Her şeyin kendi kontrolümüzde olduğunu düşünürken bir yokuşu çıkamadığınızda, hiçbir şeyin aslında sizin kontrolünüzde olmadığını anladığınızda ne hissederdiniz?
Okuyucu, kurguya girerken bu derin sorguyla başlıyor. Akciğer kanseri olduğunu öğrenen kahramanımız, kendini bulma yolculuğuna okuyucuyu ortak ediyor.
Hayatta başarılı olduğunu düşünmeyen, ancak kendini çok seven ve değer veren, evliliği hiç düşünmemiş annesinin ölümüyle babasına bakmak için baba ocağına geri dönen yalnız bir adam. Ölmekten değil, öldükten sonra unutulmaktan korkuyor. Bu nedenle kalemine sarılıyor ve en azından bir hikaye, bir kitap bırakabilmek için yazmaya başlıyor. Kemoterapi sürecinde yaşadıklarını, geçmişteki anılarını ve gözlemlerini hikayeleştirmeye başlıyor. Kurgu içinde kurgu misali, hem kahramanın yaşadıklarıyla hem de yazdığı hikayelerle iç içe geçen bir anlatım sayesinde iki farklı kitap okuyormuş gibi hissettim. Garson Musli ve Bekçi Hüseyin’in hikayelerini okurken hüzüne kapıldım.
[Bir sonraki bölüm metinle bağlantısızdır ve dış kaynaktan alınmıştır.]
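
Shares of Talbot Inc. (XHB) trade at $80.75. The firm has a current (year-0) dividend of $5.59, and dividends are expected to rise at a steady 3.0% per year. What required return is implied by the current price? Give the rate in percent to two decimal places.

10.13%

Rearranging the constant-growth DDM: r = D₁/P₀ + g.
D₁ = 5.59 × (1 + 0.03) = 5.7577.
r = 5.7577 / 80.75 + 0.03 = 0.07130 + 0.03 = 0.10130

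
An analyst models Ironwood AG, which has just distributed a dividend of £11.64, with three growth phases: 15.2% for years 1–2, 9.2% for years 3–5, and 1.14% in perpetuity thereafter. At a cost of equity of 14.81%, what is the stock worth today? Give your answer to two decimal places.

Three-stage DDM. Project D₁…D_5; terminal Gordon value at t=5 with g = 0.0114; discount at r = 0.1481.
D_1 = 13.4093
D_2 = 15.4475
D_3 = 16.8687
D_4 = 18.4206
D_5 = 20.1153
TV_5 = 20.3446/(0.1481−0.0114) = 148.8265
P₀ = Σ Dₜ/(1+r)ᵗ + TV_5/(1+r)^5 = 129.8385

£129.84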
Kemoterapi odasında tanıştığı Yeşim'le daha önce yaşamadığı bir yolculuğa çıkan kahramanımız, hayatının sonbaharında aşkı bulacağını hiç düşünmemişti, şüphesiz. Yeşim'le birlikte aşk, ölüm, yaşam ve öz üzerine derin sohbetler, okuyucu için bir mum yakıyor.
Yazarın samimi ve güçlü kalemi beni çok etkiledi. Kişisel gelişim kitapları diyince zihnimde canlanan, doktrin dizisinden oluşan kitap kavramını yıktı.